C'était ça de gagné, une gentille petite vieille. Mais comment ça tenait encore debout, son truc, dans une région comme la nôtre?
Mystère...
Assailli par un mal de tête récurent, je décidais de m'allonger un moment sur le canapé, en attendant les rangements. Mon imagination divaguait entre les cours de mon fils, mon ex femme et l'oranger de ma petite voisine.

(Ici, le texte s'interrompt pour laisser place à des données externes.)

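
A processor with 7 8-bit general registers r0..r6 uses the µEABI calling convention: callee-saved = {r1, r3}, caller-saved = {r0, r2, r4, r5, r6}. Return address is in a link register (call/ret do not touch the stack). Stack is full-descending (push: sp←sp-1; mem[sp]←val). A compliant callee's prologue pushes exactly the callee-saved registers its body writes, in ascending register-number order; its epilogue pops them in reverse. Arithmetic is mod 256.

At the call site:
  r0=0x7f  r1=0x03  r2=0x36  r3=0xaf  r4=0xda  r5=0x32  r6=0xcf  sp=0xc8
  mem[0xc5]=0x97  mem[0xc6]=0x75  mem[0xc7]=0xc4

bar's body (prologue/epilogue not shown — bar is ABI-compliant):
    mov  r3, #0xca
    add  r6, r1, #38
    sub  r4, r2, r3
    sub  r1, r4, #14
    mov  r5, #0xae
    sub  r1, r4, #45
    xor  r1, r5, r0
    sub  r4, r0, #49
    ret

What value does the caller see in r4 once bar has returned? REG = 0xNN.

prologue: push r1 -> mem[0xc7]=0x03, sp=0xc7
prologue: push r3 -> mem[0xc6]=0xaf, sp=0xc6
body[0] mov  r3, #0xca -> r3=0xca
body[1] add  r6, r1, #38 -> r6=0x29
body[2] sub  r4, r2, r3 -> r4=0x6c
body[3] sub  r1, r4, #14 -> r1=0x5e
body[4] mov  r5, #0xae -> r5=0xae
body[5] sub  r1, r4, #45 -> r1=0x3f
body[6] xor  r1, r5, r0 -> r1=0xd1
body[7] sub  r4, r0, #49 -> r4=0x4e
epilogue: pop r3=0xaf, sp=0xc7
epilogue: pop r1=0x03, sp=0xc8
r4 is caller-saved -> body value

REG = 0x4e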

Tout cela n'avait aucun sens. Cinq ans avant, j'étais encore un producteur respecté, se produisant dans les meilleures salles et dealant direct avec les majors. Là, fini, basta! Cette histoire de plagiat m'avait plombé la vie. J'étais de bonne foi, pourtant, et n'avais rien volé à personne: 10 briques, ça m'avait coûté, le tube de l'été. J' te dis pas le carnet d'adresses, non plus. Mais j'étais pas encore clochard, il fallait s'en remettre. J'allais donc donner quelques cours, comme ça, au débotté, puis de plus en plus sérieusement.
J'osais à peine écrire des chansons. Et puis, pour les présenter à qui, au juste?